Going further, the error happens specifically when trying to sort on `o_orderdate': https://github.com/coiled/benchmarks/blob/00d9104dd5ad5e785357034aeb76ebe704a91216/tests/tpch/test_polars.py#L146
Note this happens on our --relaxed-schema
(convert Decimal -> double, and Date -> timestamp_s) dataset. Using the strict dataset schema, w/o those conversions will give a different error (I suspect is related to the Decimal field):
polars.exceptions.ComputeError: not implemented: reading parquet type Int64 to Float64 still not implemented
And then again, if using pl.scan_pyarrow_dataset
it'll work for the strict schema as well.
Hope this is helpful.
Here's a file from the orders dataset using the relaxed schema which causes the original error in the query: orders_1de67c09-e8a4-4278-8a94-fac06d18a5ee.zip
and a query using just that file which will reproduce:
pl.scan_parquet('orders_1de67c09-e8a4-4278-8a94-fac06d18a5ee.parquet').sort(by=['o_totalprice','o_orderdate'], descending=[True, False]).collect(streaming=True)

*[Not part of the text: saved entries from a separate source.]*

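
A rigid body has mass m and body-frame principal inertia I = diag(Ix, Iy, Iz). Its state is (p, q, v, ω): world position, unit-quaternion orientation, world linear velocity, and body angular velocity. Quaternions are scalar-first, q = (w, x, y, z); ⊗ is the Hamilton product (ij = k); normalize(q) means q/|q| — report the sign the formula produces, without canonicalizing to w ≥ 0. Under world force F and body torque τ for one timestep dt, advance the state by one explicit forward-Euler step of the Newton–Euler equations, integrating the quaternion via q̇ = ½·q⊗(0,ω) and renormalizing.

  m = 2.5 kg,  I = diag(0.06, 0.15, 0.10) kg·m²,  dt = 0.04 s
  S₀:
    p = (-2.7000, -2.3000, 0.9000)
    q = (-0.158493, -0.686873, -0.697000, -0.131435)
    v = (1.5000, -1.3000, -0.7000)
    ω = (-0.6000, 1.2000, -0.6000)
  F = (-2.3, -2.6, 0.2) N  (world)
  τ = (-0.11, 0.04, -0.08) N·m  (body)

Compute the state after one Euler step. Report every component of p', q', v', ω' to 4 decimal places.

p' = (-2.6400, -2.3520, 0.8720)
q' = (-0.1515, -0.6732, -0.7072, -0.1543)
v' = (1.4632, -1.3416, -0.6968)
ω' = (-0.6973, 1.2145, -0.6061)

ω×(Iω) gyroscopic = (0.0360, -0.0144, -0.0648)
α = I⁻¹(τ − ω×Iω) = (-2.4333, 0.3627, -0.1520)
ω' = ω + α·dt = (-0.6973, 1.2145, -0.6061)
q⊗(0,ω) = (0.3454152, 0.6710178, -0.5234544, -1.1473518)
updated quaternion q' = (-0.1515, -0.6732, -0.7072, -0.1543)
p + v·dt = (-2.6400, -2.3520, 0.8720)
v + (F/m)dt = (1.4632, -1.3416, -0.6968)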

(note, sorting on only one of those columns will also not produce the error)
@ritchie46 can you confirm that this is true? I've just checked that we're using exactly the same as in https://github.com/pola-rs/tpch/blob/main/polars_queries/q3.py
If so, what would you like us to do here? Use non-streaming mode? Skip the query? Write it in some other way?